Percentage protonated

As seen above, the strength of a base depends primarily on the pH level. To help describe the strengths of weak bases, it is helpful to know the percentage protonated-the percentage of base molecules that have been protonated. A lower percentage will correspond with a lower pH level because both numbers result from the amount of protonation. A weak base is less protonated, leading to a lower pH and a lower percentage protonated.

The typical proton transfer equilibrium appears as such:

$B(aq) + H_2O(l) \leftrightarrow HB^+(aq) + OH^-(aq)$

B represents the base.

$Percentage\ protonated = {molarity\ of\ HB^+ \over\ initial\ molarity\ of\ B} \times 100\% = {[{HB}^+]\over [B]_{initial}} {\times 100\%}$

In this formula, [B]_initial is the initial molar concentration of the base, assuming that no protonation has occurred.

A typical pH problem

Calculate the pH and percentage protonation of a .20 M aqueous solution of pyridine, C₅H₅N. The K_b for C₅H₅N is 1.8 x 10^-9.

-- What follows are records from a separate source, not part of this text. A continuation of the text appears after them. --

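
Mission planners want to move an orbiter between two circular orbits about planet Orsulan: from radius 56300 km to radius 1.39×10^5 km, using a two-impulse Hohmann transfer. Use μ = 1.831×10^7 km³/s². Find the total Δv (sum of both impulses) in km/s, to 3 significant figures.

Δv = 6.24 km/s

Semi-major axis of the transfer orbit: a_t = (56300 + 1.390×10^5)/2 = 97650 km.
At r₁ the circular-orbit speed is v₁ = √(μ/r₁) = 18.0339 km/s.
On the transfer ellipse at r₁, v² = μ(2/r − 1/a) gives v_p = √[μ(2/r₁ − 1/a_t)] = 21.5160 km/s.
First burn Δv₁ = |v_p − v₁| = 3.4821 km/s.
At r₂, v₂ = √(μ/r₂) = 11.47722 km/s.
Transfer-orbit speed at r₂: v_a = √[μ(2/r₂ − 1/a_t)] = 8.714748 km/s.
Second burn Δv₂ = |v₂ − v_a| = 2.7625 km/s.
Total Δv = Δv₁ + Δv₂ = 6.245 km/s.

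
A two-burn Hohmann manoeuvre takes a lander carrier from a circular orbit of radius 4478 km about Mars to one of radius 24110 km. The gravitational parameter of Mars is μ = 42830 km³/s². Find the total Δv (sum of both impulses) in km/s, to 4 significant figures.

Δv = 1.511 km/s

Semi-major axis of the transfer orbit: a_t = (4478 + 24110)/2 = 14294 km.
Circular speed at r₁: v₁ = √(μ/r₁) = √(42830/4478) = 3.0927 km/s.
On the transfer ellipse at r₁, vis-viva gives v_p = √[μ(2/r₁ − 1/a_t)] = 4.0166 km/s.
First burn Δv₁ = |v_p − v₁| = 0.9239 km/s.
Circular speed at r₂: v₂ = √(μ/r₂) = 1.3328 km/s.
Transfer-orbit speed at r₂: v_a = √[μ(2/r₂ − 1/a_t)] = 0.74600 km/s.
Second burn Δv₂ = |v₂ − v_a| = 0.5868 km/s.
Δv = Δv₁ + Δv₂ = 0.9239 + 0.5868 = 1.511 km/s.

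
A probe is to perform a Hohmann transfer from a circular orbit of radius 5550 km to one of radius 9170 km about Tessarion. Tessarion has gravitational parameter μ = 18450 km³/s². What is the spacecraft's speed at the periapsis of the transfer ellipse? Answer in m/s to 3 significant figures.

Transfer-ellipse semi-major axis a_t = (r₁ + r₂)/2 = (5550 + 9170)/2 = 7360 km.
The periapsis of the transfer ellipse is at r = 5550 km.
Vis-viva: v = √[μ(2/r − 1/a_t)] = √[18450 × (2/5550 − 1/7360)] = 2.035 km/s.

v = 2040 m/s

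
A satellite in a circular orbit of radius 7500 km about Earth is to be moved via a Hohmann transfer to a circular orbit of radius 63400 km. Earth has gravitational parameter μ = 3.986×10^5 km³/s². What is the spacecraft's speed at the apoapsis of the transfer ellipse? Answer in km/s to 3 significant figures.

The Hohmann ellipse has a_t = (r₁ + r₂)/2 = 35450 km.
At apoapsis, r = 63400 km.
From the vis-viva equation, v = √[μ(2/r − 1/a_t)] = 1.153 km/s.

v = 1.15 km/s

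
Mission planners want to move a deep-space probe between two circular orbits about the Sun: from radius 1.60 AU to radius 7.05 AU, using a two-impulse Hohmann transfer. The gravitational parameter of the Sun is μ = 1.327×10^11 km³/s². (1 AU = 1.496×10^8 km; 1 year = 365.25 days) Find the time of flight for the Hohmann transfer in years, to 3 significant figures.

t = 4.50 years

In km: r₁ = 1.60 × 1.496×10^8 = 2.3936×10^8 km; r₂ = 7.05 × 1.496×10^8 = 1.05468×10^9 km.
Transfer-ellipse semi-major axis a_t = (r₁ + r₂)/2 = (2.3936×10^8 + 1.05468×10^9)/2 = 6.4702×10^8 km.
By Kepler's third law the transfer-orbit period is T = 2π√(a_t³/μ), so t = T/2 = 1.419×10^8 s.
Converting: 1.419×10^8 s ÷ 3.15576×10^7 s/year (365.25 × 86400) = 4.50 years.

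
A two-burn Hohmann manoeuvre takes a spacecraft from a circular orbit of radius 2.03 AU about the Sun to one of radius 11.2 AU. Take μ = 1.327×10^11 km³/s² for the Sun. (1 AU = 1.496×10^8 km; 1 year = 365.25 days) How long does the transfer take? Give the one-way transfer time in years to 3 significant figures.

In km: r₁ = 2.03 × 1.496×10^8 = 3.03688×10^8 km; r₂ = 11.2 × 1.496×10^8 = 1.67552×10^9 km.
Semi-major axis of the transfer orbit: a_t = (3.03688×10^8 + 1.67552×10^9)/2 = 9.89604×10^8 km.
By Kepler's third law the transfer-orbit period is T = 2π√(a_t³/μ), so t = T/2 = 2.685×10^8 s.
Converting: 2.685×10^8 s ÷ 3.15576×10^7 s/year (365.25 × 86400) = 8.51 years.

t = 8.51 years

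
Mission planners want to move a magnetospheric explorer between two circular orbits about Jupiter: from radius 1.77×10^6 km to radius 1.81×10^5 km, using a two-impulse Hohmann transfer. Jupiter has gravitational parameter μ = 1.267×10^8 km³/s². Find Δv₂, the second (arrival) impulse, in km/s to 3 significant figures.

Δv₂ = 9.18 km/s

Transfer-ellipse semi-major axis a_t = (r₁ + r₂)/2 = (1.770×10^6 + 1.810×10^5)/2 = 9.755×10^5 km.
Circular speed at r = 1.810×10^5 km: v_c = √(μ/r) = 26.458 km/s.
Transfer-orbit speed at the same r (vis-viva, a = a_t): v_t = √[μ(2/r − 1/a_t)] = 35.639 km/s.
Δv₂ = |v_t − v_c| = |35.639 − 26.458| = 9.181 km/s.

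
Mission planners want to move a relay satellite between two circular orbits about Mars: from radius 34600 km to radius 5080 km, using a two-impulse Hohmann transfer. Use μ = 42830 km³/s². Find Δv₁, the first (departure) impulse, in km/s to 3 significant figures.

Δv₁ = 0.550 km/s

The Hohmann ellipse has a_t = (r₁ + r₂)/2 = 19840 km.
On the circular orbit at r = 34600 km, v_c = √(μ/r) = 1.1126 km/s.
Transfer-orbit speed at the same r (vis-viva, a = a_t): v_t = √[μ(2/r − 1/a_t)] = 0.56299 km/s.
Δv₁ = |v_t − v_c| = |0.56299 − 1.1126| = 0.5496 km/s.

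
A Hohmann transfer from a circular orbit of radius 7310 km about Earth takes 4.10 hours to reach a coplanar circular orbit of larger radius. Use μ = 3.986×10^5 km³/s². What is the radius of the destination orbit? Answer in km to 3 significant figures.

r₂ = 34000 km

Transfer time t = 4.10 hours = 14760 s, and t = π√(a_t³/μ).
So a_t = (μ t²/π²)^(1/3) = (3.986×10^5 × (14760)² / π²)^(1/3) = 20644 km.
Since a_t = (r₁ + r₂)/2, r₂ = 2a_t − r₁ = 2×20644 − 7310 = 33978 km.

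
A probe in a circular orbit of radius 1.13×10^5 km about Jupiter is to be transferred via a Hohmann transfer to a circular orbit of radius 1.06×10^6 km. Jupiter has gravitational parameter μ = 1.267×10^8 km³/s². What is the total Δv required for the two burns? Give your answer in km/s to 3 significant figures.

Transfer-ellipse semi-major axis a_t = (r₁ + r₂)/2 = (1.130×10^5 + 1.060×10^6)/2 = 5.865×10^5 km.
Circular speed at r₁: v₁ = √(μ/r₁) = √(1.267×10^8/1.130×10^5) = 33.4849 km/s.
Transfer-orbit speed at r₁ (vis-viva equation): v_p = √[μ(2/r₁ − 1/a_t)] = 45.0161 km/s.
First burn Δv₁ = |v_p − v₁| = 11.5312 km/s.
Circular speed at r₂: v₂ = √(μ/r₂) = 10.9329 km/s.
Transfer-orbit speed at r₂: v_a = √[μ(2/r₂ − 1/a_t)] = 4.79889 km/s.
Second burn Δv₂ = |v₂ − v_a| = 6.13401 km/s.
Total Δv = Δv₁ + Δv₂ = 17.67 km/s.

Δv = 17.7 km/s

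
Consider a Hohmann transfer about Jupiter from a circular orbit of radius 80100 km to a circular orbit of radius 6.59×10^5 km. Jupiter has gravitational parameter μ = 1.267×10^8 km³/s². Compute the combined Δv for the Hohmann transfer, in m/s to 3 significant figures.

Δv = 20700 m/s

Transfer-ellipse semi-major axis a_t = (r₁ + r₂)/2 = (80100 + 6.590×10^5)/2 = 3.6955×10^5 km.
At r₁ the circular-orbit speed is v₁ = √(μ/r₁) = 39.77 km/s.
Transfer-orbit speed at r₁ (vis-viva): v_p = √[μ(2/r₁ − 1/a_t)] = 53.11 km/s.
First burn Δv₁ = |v_p − v₁| = 13.34 km/s.
Circular speed at r₂: v₂ = √(μ/r₂) = 13.8658 km/s.
Transfer-orbit speed at r₂: v_a = √[μ(2/r₂ − 1/a_t)] = 6.45543 km/s.
Second burn Δv₂ = |v₂ − v_a| = 7.410 km/s.
Δv = Δv₁ + Δv₂ = 13.34 + 7.410 = 20.75 km/s.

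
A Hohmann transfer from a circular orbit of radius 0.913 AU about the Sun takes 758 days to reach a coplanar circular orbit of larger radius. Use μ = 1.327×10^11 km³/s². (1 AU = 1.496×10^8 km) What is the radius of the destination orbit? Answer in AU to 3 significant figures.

r₂ = 4.25 AU

In km: r₁ = 0.913 × 1.496×10^8 = 1.365848×10^8 km.
Transfer time t = 758 days = 6.54912×10^7 s, and t = π√(a_t³/μ).
So a_t = (μ t²/π²)^(1/3) = (1.327×10^11 × (6.54912×10^7)² / π²)^(1/3) = 3.8635×10^8 km.
Since a_t = (r₁ + r₂)/2, r₂ = 2a_t − r₁ = 2×3.8635×10^8 − 1.365848×10^8 = 6.361152×10^8 km.
In AU: r₂ = 6.361152×10^8 / 1.496×10^8 = 4.25 AU.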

First, write the proton transfer equilibrium:

$\mathrm{H_2O(l) + C_5H_5N(aq) \leftrightarrow C_5H_5NH^+ (aq) + OH^- (aq)}$

$K_b=\mathrm{[C_5H_5NH^+][OH^-]\over [C_5H_5N]}$

The equilibrium table, with all concentrations in moles per liter, is


	C₅H₅N	C₅H₆N⁺	OH^-
initial normality	.20	0	0
change in normality	-x	+x	+x
equilibrium normality	.20 -x	x	x

Substitute the equilibrium molarities into the basicity constant	$K_b=\mathrm {1.8 \times 10^{-9}} = {x \times x \over .20-x}$
We can assume that x is so small that it will be meaningless by the time we use significant figures.	$\mathrm {1.8 \times 10^{-9}} \approx {x^2 \over .20}$
Solve for x.	$\mathrm x \approx \sqrt{.20 \times (1.8 \times 10^{-9})} = 1.9 \times 10^{-5}$
Check the assumption that x << .20	$\mathrm 1.9 \times 10^{-5} \ll .20$ ; so the approximation is valid
Find pOH from pOH = -log [OH^-] with [OH^-]=x	$\mathrm pOH \approx -log(1.9 \times 10^{-5}) = 4.7$
From pH = pK_w - pOH,	$\mathrm pH \approx 14.00 - 4.7 = 9.3$
From the equation for percentage protonated with [HB⁺] = x and [B]_initial = .20,	$\mathrm percentage \ protonated = {1.9 \times 10^{-5} \over .20} \times 100\% = .0095\%$